County may be close to outdoor smoke ban

Officials are fine-tuning the proposed regulation

Published: Friday, Nov. 5 2004 9:16 a.m. MST

Salt Lake County appears to be inching closer to a smoking ban in outdoor parks and recreation venues, but officials are still fine-tuning the proposed health regulation.

Salt Lake Valley Board of Health members made it clear Thursday morning that they plan to ban smoking outdoors in public areas within the county, although they have not yet voted to support any specific regulation.

Such a ban is also widely supported by smokers, said Thomas Guinney, longtime health board member.

The idea was first suggested by a coalition of teenagers who oppose tobacco use and is directed at "preserving spaces where children are outdoors as smoke-free areas," Darrin Sluga, county health department tobacco program manager, told the Deseret Morning News when the board first considered it.

Since then, the health board has been looking at whether an outdoor equivalent of the Utah Indoor Clean Air Act could be passed, banning smoking in public parks, venues like Wheeler Farm, the Jordan River Parkway and Hogle Zoo, as well as playgrounds, baseball diamonds, swimming pools and similar sites.

The board Thursday morning asked that the proposal, "SLVHD Proposed Regulation #34," be tweaked to include the Fairgrounds and Snowbird's Oktoberfest.
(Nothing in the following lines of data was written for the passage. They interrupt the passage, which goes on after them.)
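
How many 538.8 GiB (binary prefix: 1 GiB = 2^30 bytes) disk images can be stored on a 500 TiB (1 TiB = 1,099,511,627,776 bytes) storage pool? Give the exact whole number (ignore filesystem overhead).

Capacity: 500 TiB = 549,755,813,888,000 bytes
Per item: 538.8 GiB = 578,532,094,771.2 bytes
⌊549,755,813,888,000 / 578,532,094,771.2⌋ = 950

950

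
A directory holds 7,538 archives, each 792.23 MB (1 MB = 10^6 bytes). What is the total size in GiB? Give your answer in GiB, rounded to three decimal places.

5,561.700 GiB

Total = 7,538 × 792.23 MB = 5971829.74 MB
= 5971829.74 × 1,000,000 bytes = 5,971,829,740,000 bytes
1 GiB = 1,073,741,824 bytes
5,971,829,740,000 / 1,073,741,824 = 5,561.700 GiB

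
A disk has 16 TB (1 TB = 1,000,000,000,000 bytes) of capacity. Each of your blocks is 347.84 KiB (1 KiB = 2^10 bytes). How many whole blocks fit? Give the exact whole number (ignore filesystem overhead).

Capacity: 16 TB = 16,000,000,000,000 bytes
Per item: 347.84 KiB = 356,188.16 bytes
⌊16,000,000,000,000 / 356,188.16⌋ = 44,920,078

44,920,078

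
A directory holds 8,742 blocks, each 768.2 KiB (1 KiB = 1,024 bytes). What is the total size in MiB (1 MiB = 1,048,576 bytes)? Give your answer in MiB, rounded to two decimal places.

6,558.21 MiB

Total = 8,742 × 768.2 KiB = 6715604.4 KiB
= 6715604.4 × 1,024 bytes = 6,876,778,905.6 bytes
1 MiB = 1,048,576 bytes
6,876,778,905.6 / 1,048,576 = 6,558.21 MiB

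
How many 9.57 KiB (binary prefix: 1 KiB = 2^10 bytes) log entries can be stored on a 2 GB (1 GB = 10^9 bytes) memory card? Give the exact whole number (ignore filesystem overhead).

Capacity: 2 GB = 2,000,000,000 bytes
Per item: 9.57 KiB = 9,799.68 bytes
⌊2,000,000,000 / 9,799.68⌋ = 204,088

204,088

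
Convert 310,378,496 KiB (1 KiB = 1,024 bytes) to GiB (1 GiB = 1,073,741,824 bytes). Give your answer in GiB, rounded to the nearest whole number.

296 GiB

310,378,496 KiB = 310,378,496 × 2^10 bytes = 317,827,579,904 bytes
1 GiB = 1,073,741,824 bytes
317,827,579,904 / 1,073,741,824 = 296 GiB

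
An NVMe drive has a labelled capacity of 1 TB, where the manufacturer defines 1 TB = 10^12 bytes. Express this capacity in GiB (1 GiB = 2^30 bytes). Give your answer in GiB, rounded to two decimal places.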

The regulation would otherwise not apply to ski resorts, or country clubs and golf courses.

Under the proposal, "a person located within the boundaries of any public park, outdoor children and animal venue, public garden, playground, play pit, sandbox, sporting area, gathering place or pathway in Salt Lake County who is found smoking and refuses to refrain from smoking after being issued both an oral and written warning from a law enforcement officer creates a physically offensive condition and may be cited for disorderly conduct. . . ."

Littering ordinances would apply to anyone who improperly disposed of tobacco-related items in those settings.

Primary responsibility for getting the word out in each venue would belong to the owner or operator, who would be required to post no-smoking signs, including some using the international symbol of a lit cigarette in the middle of a red circle with a slash through it. Failure to post the signs would be a class B misdemeanor, while smoking would be an infraction.

The board has indicated it prefers a total ban to establishing some kind of "separation distance" in the affected venues, said Dan Kinnersley, director of Community Health Services in the Salt Lake Valley Health Department.